The DRILL interface ensures that (1) a greater fraction of charged droplets produced by the ion source is transferred to completely desolvated ions, (2) most of charged analyte molecules enter the MS inlet, (3) sample dispersion is minimal, and (4) entry of neutral solvent molecules into the MS inlet is minimized. With these advancements, this novel Georgia Tech device enables a new level of optimization for all applications of mass spectrometry techniques.

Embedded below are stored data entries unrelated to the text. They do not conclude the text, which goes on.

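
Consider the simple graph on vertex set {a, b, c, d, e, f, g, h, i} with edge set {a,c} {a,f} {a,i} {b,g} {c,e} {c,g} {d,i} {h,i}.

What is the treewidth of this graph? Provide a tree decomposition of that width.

Each bag holds 2 vertices, so the decomposition has width 1, which upper-bounds the treewidth. G has an edge, so its treewidth is at least 1. Therefore the treewidth is 1.

Treewidth 1.
Bags: B1 = {a, i}  B2 = {d, i}  B3 = {a, c}  B4 = {h, i}  B5 = {c, e}  B6 = {c, g}  B7 = {b, g}  B8 = {a, f}
Tree: B1–B2, B1–B3, B1–B4, B3–B5, B5–B6, B6–B7, B1–B8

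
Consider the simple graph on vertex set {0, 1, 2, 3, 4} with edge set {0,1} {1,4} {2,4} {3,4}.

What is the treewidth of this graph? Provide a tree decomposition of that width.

The largest bag has 2 vertices, giving width 1; this decomposition certifies tw(G) ≤ 1. G has an edge, so its treewidth is at least 1. Combining the bounds, tw(G) = 1.

Treewidth 1.
Bags: B1 = {1, 4}  B2 = {0, 1}  B3 = {3, 4}  B4 = {2, 4}
Tree: B1–B2, B1–B3, B1–B4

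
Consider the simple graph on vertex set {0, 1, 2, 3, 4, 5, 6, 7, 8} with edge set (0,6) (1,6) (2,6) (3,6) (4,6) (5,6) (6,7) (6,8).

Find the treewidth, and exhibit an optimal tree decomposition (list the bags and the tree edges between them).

The largest bag has 2 vertices, giving width 1; this decomposition certifies tw(G) ≤ 1. G has an edge, so its treewidth is at least 1. Combining the bounds, tw(G) = 1.

Treewidth 1.
One such decomposition:
Bags: B1 = {1, 6}  B2 = {2, 6}  B3 = {4, 6}  B4 = {0, 6}  B5 = {6, 8}  B6 = {6, 7}  B7 = {5, 6}  B8 = {3, 6}
Tree: B1–B2, B2–B3, B2–B4, B1–B5, B5–B6, B3–B7, B6–B8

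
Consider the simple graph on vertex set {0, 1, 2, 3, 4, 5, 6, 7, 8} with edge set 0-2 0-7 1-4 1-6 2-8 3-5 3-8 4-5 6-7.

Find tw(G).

A width-2 tree decomposition is:
Bags: B1 = {0, 6, 7}  B2 = {0, 2, 6}  B3 = {2, 6, 8}  B4 = {3, 6, 8}  B5 = {3, 5, 6}  B6 = {4, 5, 6}  B7 = {1, 4, 6}
Tree: B1–B2, B2–B3, B3–B4, B4–B5, B5–B6, B6–B7
The largest bag has 3 vertices, giving width 2; this decomposition certifies tw(G) ≤ 2. For the lower bound, G contains the cycle 6–7–0–2–8–3–5–4–1–6, so G is not a forest; only forests have treewidth ≤ 1, hence tw(G) ≥ 2. The upper and lower bounds meet at 2, so that is the treewidth.

2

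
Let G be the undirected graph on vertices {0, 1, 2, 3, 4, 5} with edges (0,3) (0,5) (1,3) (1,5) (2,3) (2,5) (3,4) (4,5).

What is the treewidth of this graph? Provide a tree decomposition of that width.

Every bag has size at most 3, so the width is 3 − 1 = 2 and tw(G) ≤ 2. The edges 1–5–2–3–1 form a cycle, so G is not a tree and its treewidth is at least 2. The upper and lower bounds meet at 2, so that is the treewidth.

Treewidth 2.
One such decomposition:
Bags: B1 = {1, 3, 5}  B2 = {2, 3, 5}  B3 = {3, 4, 5}  B4 = {0, 3, 5}
Tree: B1–B2, B2–B3, B3–B4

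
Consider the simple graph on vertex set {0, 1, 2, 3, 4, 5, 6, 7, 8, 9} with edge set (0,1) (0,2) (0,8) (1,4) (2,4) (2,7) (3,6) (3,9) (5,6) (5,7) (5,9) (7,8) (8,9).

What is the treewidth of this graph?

A width-2 tree decomposition is:
Bags: B1 = {3, 6, 9}  B2 = {5, 6, 9}  B3 = {5, 8, 9}  B4 = {5, 7, 8}  B5 = {0, 7, 8}  B6 = {0, 2, 7}  B7 = {0, 1, 2}  B8 = {1, 2, 4}
Tree: B1–B2, B2–B3, B3–B4, B4–B5, B5–B6, B6–B7, B7–B8
Every bag has size at most 3, so the width is 3 − 1 = 2 and tw(G) ≤ 2. For the lower bound, G contains the cycle 3–6–5–9–3, so G is not a forest; only forests have treewidth ≤ 1, hence tw(G) ≥ 2. The upper and lower bounds meet at 2, so that is the treewidth.

2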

- Flexible: Allows for integration with a range of operational modes and analytical workflows for different ESI-MS techniques
- High performance: Offers enhanced sensitivity and a significantly improved limit of detection
- Robust and effective: Minimizes charged ion loss and enables sampling of the most analytically “valuable” droplets
- Easy-to-use: Connects easily to any mass spectrometer without modifications needed
DRILL improves the sensitivity and dynamic range of mass spectrometry, which is key for advancements in health science fields. DRILL has specific applications in:
- Biomarker discovery
- Drug development
Mass spectrometry plays a prominent role in biomedical research, with important uses in fundamental biochemical studies, basic cell biology research, and applied fields. Enabling the efficient generation, collection, and transmission of ions by minimizing the loss of droplets upon ejection from the ion source is paramount for stable MS analysis. While several new methods have attempted to improve sensitivity in ESI sources, this Georgia Tech device seeks to truly optimize MS systems through a novel approach to charged droplet trajectory manipulation.